Thursday, October 8, 2015

 

By Rep. Linda Runbeck

Did you know the Minneapolis-St. Paul area is ranked one of the best cities for housing affordability? That’s according to the 2015 Demographia International Housing Affordability Survey. This survey, now in its 11th year, collects and publishes data annually on 378 metropolitan markets in nine countries around the world.

The survey employs a measurement commonly used to evaluate housing prices called the Median Multiple. It compares the relationship between the average housing price in the area with the average household income. Housing is considered affordable if its rating is 3 or less meaning the average house price is 3x the average income in the area or less.
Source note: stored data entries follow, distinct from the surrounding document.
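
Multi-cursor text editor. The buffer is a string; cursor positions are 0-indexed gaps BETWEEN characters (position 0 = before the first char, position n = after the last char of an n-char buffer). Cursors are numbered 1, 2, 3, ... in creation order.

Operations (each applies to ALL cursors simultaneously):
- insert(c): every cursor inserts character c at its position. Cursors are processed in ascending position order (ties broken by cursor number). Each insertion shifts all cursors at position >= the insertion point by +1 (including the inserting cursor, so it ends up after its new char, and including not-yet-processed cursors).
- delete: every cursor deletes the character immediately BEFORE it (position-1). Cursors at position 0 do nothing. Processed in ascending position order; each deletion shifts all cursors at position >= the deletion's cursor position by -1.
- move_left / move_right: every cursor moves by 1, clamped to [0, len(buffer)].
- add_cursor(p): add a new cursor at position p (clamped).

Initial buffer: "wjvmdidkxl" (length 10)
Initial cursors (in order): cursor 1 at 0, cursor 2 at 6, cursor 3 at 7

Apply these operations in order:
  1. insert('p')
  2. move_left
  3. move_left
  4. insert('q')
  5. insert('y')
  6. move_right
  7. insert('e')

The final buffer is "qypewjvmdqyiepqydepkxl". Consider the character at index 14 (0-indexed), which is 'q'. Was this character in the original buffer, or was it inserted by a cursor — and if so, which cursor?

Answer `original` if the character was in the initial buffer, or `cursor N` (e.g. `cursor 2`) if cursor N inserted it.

Answer: cursor 3

Derivation:
After op 1 (insert('p')): buffer="pwjvmdipdpkxl" (len 13), cursors c1@1 c2@8 c3@10, authorship 1......2.3...
After op 2 (move_left): buffer="pwjvmdipdpkxl" (len 13), cursors c1@0 c2@7 c3@9, authorship 1......2.3...
After op 3 (move_left): buffer="pwjvmdipdpkxl" (len 13), cursors c1@0 c2@6 c3@8, authorship 1......2.3...
After op 4 (insert('q')): buffer="qpwjvmdqipqdpkxl" (len 16), cursors c1@1 c2@8 c3@11, authorship 11.....2.23.3...
After op 5 (insert('y')): buffer="qypwjvmdqyipqydpkxl" (len 19), cursors c1@2 c2@10 c3@14, authorship 111.....22.233.3...
After op 6 (move_right): buffer="qypwjvmdqyipqydpkxl" (len 19), cursors c1@3 c2@11 c3@15, authorship 111.....22.233.3...
After op 7 (insert('e')): buffer="qypewjvmdqyiepqydepkxl" (len 22), cursors c1@4 c2@13 c3@18, authorship 1111.....22.2233.33...
Authorship (.=original, N=cursor N): 1 1 1 1 . . . . . 2 2 . 2 2 3 3 . 3 3 . . .
Index 14: author = 3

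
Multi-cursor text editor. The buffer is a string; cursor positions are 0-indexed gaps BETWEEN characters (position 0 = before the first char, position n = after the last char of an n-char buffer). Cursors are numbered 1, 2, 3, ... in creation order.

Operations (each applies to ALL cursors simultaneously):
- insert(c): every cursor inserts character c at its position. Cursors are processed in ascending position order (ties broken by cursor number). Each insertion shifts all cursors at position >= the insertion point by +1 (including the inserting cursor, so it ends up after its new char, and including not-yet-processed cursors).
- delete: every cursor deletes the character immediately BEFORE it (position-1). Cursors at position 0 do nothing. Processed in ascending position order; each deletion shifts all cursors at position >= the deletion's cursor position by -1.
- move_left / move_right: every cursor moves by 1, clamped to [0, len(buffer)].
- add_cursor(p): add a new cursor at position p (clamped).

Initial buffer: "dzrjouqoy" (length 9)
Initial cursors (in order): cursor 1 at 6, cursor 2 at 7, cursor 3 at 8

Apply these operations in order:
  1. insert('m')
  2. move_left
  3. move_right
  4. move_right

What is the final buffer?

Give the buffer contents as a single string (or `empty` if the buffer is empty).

After op 1 (insert('m')): buffer="dzrjoumqmomy" (len 12), cursors c1@7 c2@9 c3@11, authorship ......1.2.3.
After op 2 (move_left): buffer="dzrjoumqmomy" (len 12), cursors c1@6 c2@8 c3@10, authorship ......1.2.3.
After op 3 (move_right): buffer="dzrjoumqmomy" (len 12), cursors c1@7 c2@9 c3@11, authorship ......1.2.3.
After op 4 (move_right): buffer="dzrjoumqmomy" (len 12), cursors c1@8 c2@10 c3@12, authorship ......1.2.3.

Answer: dzrjoumqmomy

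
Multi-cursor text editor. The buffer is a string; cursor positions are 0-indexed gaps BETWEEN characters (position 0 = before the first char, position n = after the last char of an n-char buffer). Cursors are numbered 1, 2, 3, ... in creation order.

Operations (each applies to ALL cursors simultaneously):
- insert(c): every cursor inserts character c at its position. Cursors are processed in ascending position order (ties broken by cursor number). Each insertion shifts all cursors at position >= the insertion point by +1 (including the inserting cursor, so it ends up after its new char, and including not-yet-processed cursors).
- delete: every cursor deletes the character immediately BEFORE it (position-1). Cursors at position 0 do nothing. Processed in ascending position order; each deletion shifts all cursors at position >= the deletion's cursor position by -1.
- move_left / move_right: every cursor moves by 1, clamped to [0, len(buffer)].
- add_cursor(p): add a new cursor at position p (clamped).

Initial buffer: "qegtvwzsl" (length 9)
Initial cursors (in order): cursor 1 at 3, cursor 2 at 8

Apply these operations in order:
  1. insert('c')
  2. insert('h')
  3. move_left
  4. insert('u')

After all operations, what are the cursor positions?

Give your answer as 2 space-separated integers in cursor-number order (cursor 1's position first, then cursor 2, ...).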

The Minneapolis-St. Paul area comes in at 3.2 in the 2015 survey, so we’re 17th among major U.S. markets and 106th internationally. The city of Rochester, Minn. comes in at 2.1 on the survey (fifth nationally and sixth internationally). According to the survey, “Severely Unaffordable” housing has a rating of 5.1 or more with the worst in the U.S. being San Francisco and San Jose at 9.2. Unbelievably, their average home prices are 9.2 times greater than average incomes!

Many major metropolitan areas are rated Seriously Unaffordable or Severely Unaffordable using this measurement. Australia had 33 of the 85 Severely Unaffordable markets, followed by the U.S. with 25.

What makes housing prices in some cities vary so dramatically from other cities? The answer is government policies. Often, the goal of these policies is to contain “urban sprawl,” so officials restrict the use of land, making it unavailable for development. This artificially creates land shortages and drives up the average price of urban properties and homes.

Unfortunately, under the latest “urban containment” policies put forth by the Met Council, home prices in our area will not remain “affordable”. The new policies are packaged in the Met Council’s “Thrive 2040 Plan” which aims to restrict land use via density mandates, income mix mandates and mass transit mandates.

Let’s take density. The Thrive 2040 plan for housing, approved by the Met Council earlier this year, will compel cities to increase housing densities from three units per acre to five units or 10 units per acre. In other words, cities will be prohibited from building neighborhoods of single family residences. As the supply of single family residences drops, the prices will rise.

The 2040 plan also mandates an income mix. The city of Andover has been notified that one-third of its new housing must be affordable to families making less than 50 percent of the area median income. And 60 percent of those units must be affordable to families of four making $24,850 or less.

For growing cities like Blaine, Hugo and Lino Lakes, population growth will be driven by Met Council mandates, not market demand. The Council appears ready to slow the growth in these cities in order to drive population increases in the core cities.

Is the Met Council’s new direction a response to a resurgence of people wanting to live in the core cities in multi-family housing? I don’t believe it is. Rather, it is the outcome of giving an unelected body only accountable to the Governor too much power and authority to tax and to issue mandates that have the force and effect of law and to compel city compliance by the issuance or denial of resources.

It is also the misbegotten belief that this unelected body of planners should control where we live, what our neighborhoods look like, how we travel and where we go.

Housing affordability is an enviable asset making the Minneapolis-St. Paul area truly a desired place to live. The Met Council’s policies threaten to destroy it.